Terakhir, terdapat ruang besar untuk berinvestasi dan menerapkan teknologi baru yang ramah terhadap pekerja di bidang jasa. Otomasi dan inovasi lainnya di bidang manufaktur biasanya bersifat bias terhadap keterampilan dan modal, sehingga berkontribusi terhadap hilangnya tenaga kerja secara signifikan di bidang manufaktur secara global. Namun arah perubahan teknologi tidak bersifat eksogen dan sudah ditentukan sebelumnya; hal ini merespons insentif ekonomi, kebijakan pemerintah, dan norma sosial yang berlaku di kalangan komunitas inovator. Upaya nyata pemerintah untuk menstimulasi pengembangan teknologi ramah tenaga kerja dapat memainkan peran penting dalam bidang jasa. Sudah terdapat beberapa contoh nyata bagaimana teknologi digital dan AI dapat memberdayakan pekerja berketerampilan rendah untuk memperluas jangkauan tugas yang dapat mereka lakukan, mengambil alih sebagian tanggung jawab profesional yang lebih berpengalaman dan berketerampilan serta menjadi lebih produktif dalam prosesnya. AI tidak bisa begitu saja menggantikan tenaga kerja; hal ini dapat meningkatkan produktivitas tenaga kerja, dan bahkan meningkatkan permintaan akan tenaga kerja dan upah.

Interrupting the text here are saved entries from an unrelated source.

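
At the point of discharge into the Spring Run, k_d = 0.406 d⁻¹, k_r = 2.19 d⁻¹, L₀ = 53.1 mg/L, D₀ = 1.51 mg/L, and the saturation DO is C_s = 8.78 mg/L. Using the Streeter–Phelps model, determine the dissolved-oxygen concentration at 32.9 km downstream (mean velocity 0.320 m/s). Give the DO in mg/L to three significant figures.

Travel time t = x/v = 32.9 km / (0.320 m/s) = 32900 m / 0.320 m/s = 102800 s = 1.190 d.
k_d L₀/(k_r−k_d) = 0.406×53.1/(2.19−0.406) = 21.56/1.784 = 12.08 mg/L.
e^(−k_d t) = e^(−0.406×1.190) = 0.6169; e^(−k_r t) = e^(−2.19×1.190) = 0.07383.
D = 12.08 × (0.6169 − 0.07383) + 1.51 × 0.07383 = 6.562 + 0.1115 = 6.674 mg/L.
DO = C_s − D = 8.78 − 6.674 = 2.106 mg/L.

DO ≈ 2.11 mg/L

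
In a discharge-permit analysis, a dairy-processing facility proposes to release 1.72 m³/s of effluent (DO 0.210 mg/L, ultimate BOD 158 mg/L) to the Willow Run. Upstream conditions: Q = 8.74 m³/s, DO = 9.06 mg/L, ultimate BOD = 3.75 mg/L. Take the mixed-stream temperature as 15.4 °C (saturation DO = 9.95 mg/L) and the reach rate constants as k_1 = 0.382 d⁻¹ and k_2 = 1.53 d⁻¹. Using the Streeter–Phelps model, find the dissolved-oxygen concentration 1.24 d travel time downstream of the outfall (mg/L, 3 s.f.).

Mixed DO = (8.74×9.06 + 1.72×0.210)/(8.74+1.72) = 79.55/10.46 = 7.605 mg/L.
Mixed L₀ = (8.74×3.75 + 1.72×158)/(10.46) = 304.5/10.46 = 29.11 mg/L.
Initial deficit D₀ = C_s − DO₀ = 9.95 − 7.605 = 2.345 mg/L.
D(1.24) = [0.382×29.11/(1.53−0.382)](e^(−0.382×1.24) − e^(−1.53×1.24)) + 2.345 e^(−1.53×1.24)
= 9.688 × (0.6227 − 0.1500) + 2.345 × 0.1500 = 4.931 mg/L.
DO = 9.95 − 4.931 = 5.019 mg/L.

DO ≈ 5.02 mg/L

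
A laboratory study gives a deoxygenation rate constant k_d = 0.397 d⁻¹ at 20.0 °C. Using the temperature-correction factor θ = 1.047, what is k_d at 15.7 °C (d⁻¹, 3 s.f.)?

k_d(T₂) = k_d(T₁) · θ^(T₂−T₁) = 0.397 × 1.047^(15.7−20.0)
= 0.397 × 1.047^-4.30 = 0.397 × 0.8208 = 0.3259 d⁻¹.

k_d ≈ 0.326 d⁻¹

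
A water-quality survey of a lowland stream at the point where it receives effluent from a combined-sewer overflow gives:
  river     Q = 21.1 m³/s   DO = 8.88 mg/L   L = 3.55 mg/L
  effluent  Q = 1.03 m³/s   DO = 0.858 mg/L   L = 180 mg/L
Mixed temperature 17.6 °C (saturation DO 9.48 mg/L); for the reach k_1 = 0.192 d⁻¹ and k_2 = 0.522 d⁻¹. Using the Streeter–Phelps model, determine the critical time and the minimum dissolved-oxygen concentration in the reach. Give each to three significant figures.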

Dalam bidang kedokteran dan perawatan jangka panjang, alat digital memungkinkan perawat yang paling tidak memiliki keterampilan untuk memberikan layanan yang lebih canggih kepada pasien mereka. Perangkat lunak yang dirancang khusus membantu pekerja kesehatan komunitas di India untuk melayani klien mereka dengan lebih baik dengan melakukan kunjungan tepat waktu dan menyediakan akses ke sumber daya kesehatan dan pembelajaran online secara real-time. Di bidang pendidikan, alat digital serupa dapat memungkinkan guru yang kurang berpengalaman untuk terlibat dalam pedagogi yang lebih disesuaikan dengan kebutuhan berbagai kelompok siswa. Di ritel, mereka mengizinkan pekerja untuk memberikan bantuan yang lebih rinci dan terspesialisasi kepada pelanggan. Dalam layanan panggilan, bantuan percakapan oleh AI generatif telah terbukti meningkatkan produktivitas secara signifikan bagi karyawan dukungan pelanggan yang paling tidak berpengalaman.

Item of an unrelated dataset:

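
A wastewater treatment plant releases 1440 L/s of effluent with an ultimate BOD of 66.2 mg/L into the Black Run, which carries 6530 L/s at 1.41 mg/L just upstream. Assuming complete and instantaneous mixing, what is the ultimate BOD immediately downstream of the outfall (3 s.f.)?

13.1 mg/L

Flow-weighted mixing: C = (Q_r C_r + Q_w C_w)/(Q_r + Q_w)
= (6530×1.41 + 1440×66.2)/(6530 + 1440) = 104500/7970 = 13.12 mg/L.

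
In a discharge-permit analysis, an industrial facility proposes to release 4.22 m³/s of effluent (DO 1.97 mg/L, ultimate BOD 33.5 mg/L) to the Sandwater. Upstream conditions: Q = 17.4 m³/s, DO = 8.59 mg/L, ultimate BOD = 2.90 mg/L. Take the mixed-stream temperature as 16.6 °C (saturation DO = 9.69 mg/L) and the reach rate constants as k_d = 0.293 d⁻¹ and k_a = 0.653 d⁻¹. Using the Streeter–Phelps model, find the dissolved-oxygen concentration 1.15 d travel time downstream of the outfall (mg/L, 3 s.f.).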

Karena teknologi tersebut sudah ada, pemerintah negara-negara berkembang dapat memfasilitasi penyebaran dan penggunaannya di antara perusahaan-perusahaan domestik mereka. Namun contoh-contoh yang disebutkan di atas juga tidak memberikan gambaran tentang transformasi yang lebih mendasar dalam cara kita memandang perubahan teknologi dan arahnya. Saat ini sudah diketahui secara luas bahwa pemerintah mempunyai peran penting dalam mengembangkan teknologi ramah lingkungan. Mengingat pentingnya mempromosikan pekerjaan yang baik, dapat dikatakan bahwa hal tersebut juga mempunyai peran yang sama pentingnya dalam mempromosikan teknologi ramah tenaga kerja. Karena sebagian besar inovasi terjadi di negara-negara maju, negara-negara kaya juga dapat memainkan peran penting dalam memfasilitasi pembangunan ekonomi. Sejauh membangun kembali kelas menengah dan mengatasi polarisasi pasar tenaga kerja juga merupakan prioritas mereka, berinvestasi pada teknologi ramah tenaga kerja juga merupakan tugas yang juga bermanfaat bagi kepentingan mereka sendiri. Namun, teknologi yang sesuai untuk negara-negara maju mungkin (dan hampir pasti akan) berbeda dengan teknologi yang terbaik untuk negara-negara berkembang. Ada ruang bagi upaya internasional untuk mengembangkan teknologi tersebut: Sama seperti inovasi ramah lingkungan, inovasi ramah tenaga kerja adalah barang publik global.

Selain negara maju, banyak negara berpendapatan menengah seperti Brazil, India, Afrika Selatan, atau Turki saat ini juga menjadi pusat inovasi. Terdapat beberapa bukti bahwa teknologi dan bentuk organisasi yang lebih sesuai dengan konteks negara berkembang menyebar lebih cepat di negara-negara berkembang. Oleh karena itu, negara-negara dengan perekonomian yang lebih besar di negara-negara berkembang ini menghadapi peluang yang besar namun juga memikul tanggung jawab yang besar dalam bidang ini.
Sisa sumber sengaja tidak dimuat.